Challenges to local PSL laws 

Pittsburgh, PA: The Supreme Court of Pennsylvania has agreed to hear an appeal concerning the City of Pittsburgh’s authority to enact the Sick Days Act, which it enacted in August 2015. In May, an appellate court affirmed a lower court’s decision that the city did not have the authority to enact it and invalidated the Act.  The lone dissenting judge said that Pittsburgh had the right to protect the health and safety of its residents and that the Sick Days Act  was an exercise of that right. The appeal will focus on an interpretation of the Home Rule Charter Law, which limits the City’s authority to regulate business “except as expressly provided by statutes….”

Other Paid Sick Leave Developments To Watch

Austin, TX: The Austin City Council voted in September to consider requiring private employers to offer employees paid sick leave.  Austin has held three meetings to obtain the views of the community.  The city staff will submit a recommendation to the City Council for its consideration.

Duluth, MN: The Duluth Safe and Sick Time Task Force presented its report to the City Council on November 20. The majority recommendation has the typical PSL-ordinance architecture, though the task force lacked a consensus on an annual cap or carryover provisions.
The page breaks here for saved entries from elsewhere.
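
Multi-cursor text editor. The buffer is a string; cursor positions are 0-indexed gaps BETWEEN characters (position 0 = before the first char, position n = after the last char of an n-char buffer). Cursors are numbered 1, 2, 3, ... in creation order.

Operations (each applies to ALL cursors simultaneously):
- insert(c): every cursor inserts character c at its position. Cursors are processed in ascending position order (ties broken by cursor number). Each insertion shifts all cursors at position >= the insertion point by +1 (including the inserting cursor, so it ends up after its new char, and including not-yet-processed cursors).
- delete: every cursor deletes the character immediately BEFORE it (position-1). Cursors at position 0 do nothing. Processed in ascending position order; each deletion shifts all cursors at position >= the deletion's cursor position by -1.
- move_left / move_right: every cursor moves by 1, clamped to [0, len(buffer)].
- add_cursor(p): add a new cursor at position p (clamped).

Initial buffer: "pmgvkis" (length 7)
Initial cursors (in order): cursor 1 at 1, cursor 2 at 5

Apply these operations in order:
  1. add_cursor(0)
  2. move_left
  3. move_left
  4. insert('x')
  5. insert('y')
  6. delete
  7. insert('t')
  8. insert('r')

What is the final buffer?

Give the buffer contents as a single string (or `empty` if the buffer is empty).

After op 1 (add_cursor(0)): buffer="pmgvkis" (len 7), cursors c3@0 c1@1 c2@5, authorship .......
After op 2 (move_left): buffer="pmgvkis" (len 7), cursors c1@0 c3@0 c2@4, authorship .......
After op 3 (move_left): buffer="pmgvkis" (len 7), cursors c1@0 c3@0 c2@3, authorship .......
After op 4 (insert('x')): buffer="xxpmgxvkis" (len 10), cursors c1@2 c3@2 c2@6, authorship 13...2....
After op 5 (insert('y')): buffer="xxyypmgxyvkis" (len 13), cursors c1@4 c3@4 c2@9, authorship 1313...22....
After op 6 (delete): buffer="xxpmgxvkis" (len 10), cursors c1@2 c3@2 c2@6, authorship 13...2....
After op 7 (insert('t')): buffer="xxttpmgxtvkis" (len 13), cursors c1@4 c3@4 c2@9, authorship 1313...22....
After op 8 (insert('r')): buffer="xxttrrpmgxtrvkis" (len 16), cursors c1@6 c3@6 c2@12, authorship 131313...222....

Answer: xxttrrpmgxtrvkis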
A second recommendation would require employers to have a written policy publicly available providing at least three days of PSL annually for full-time employees, a pro-rated amount for part-time employees.

Michigan: The state Board of State Canvassers has approved a petition to allow proponents of the Earned Sick Time Act to collect signatures to try to have the Act on the ballot in November 2018. Proponents have until early Spring 2018 to collect enough signatures.

Portland, ME. The mayor has presented his  proposed Earned Paid Sick Time for Workers Ordinance to the City Council. It has been referred to the Health and Human Services Committee “for further research and deliberation.” The ordinance has the typical PSL-architecture: employees working in Portland would accrue one hour of sick time for every 30 hours worked, to a maximum of 6 days annually. If enacted, the Ordinance would be effective July 1, 2018.

Spokane:  In response to voters having approved a state-wide PSL bill in November 2016, Spokane amended its PSL law to “sunset,” i.e., have no effect, upon the effective date of the state law, i.e., January 1, 2018.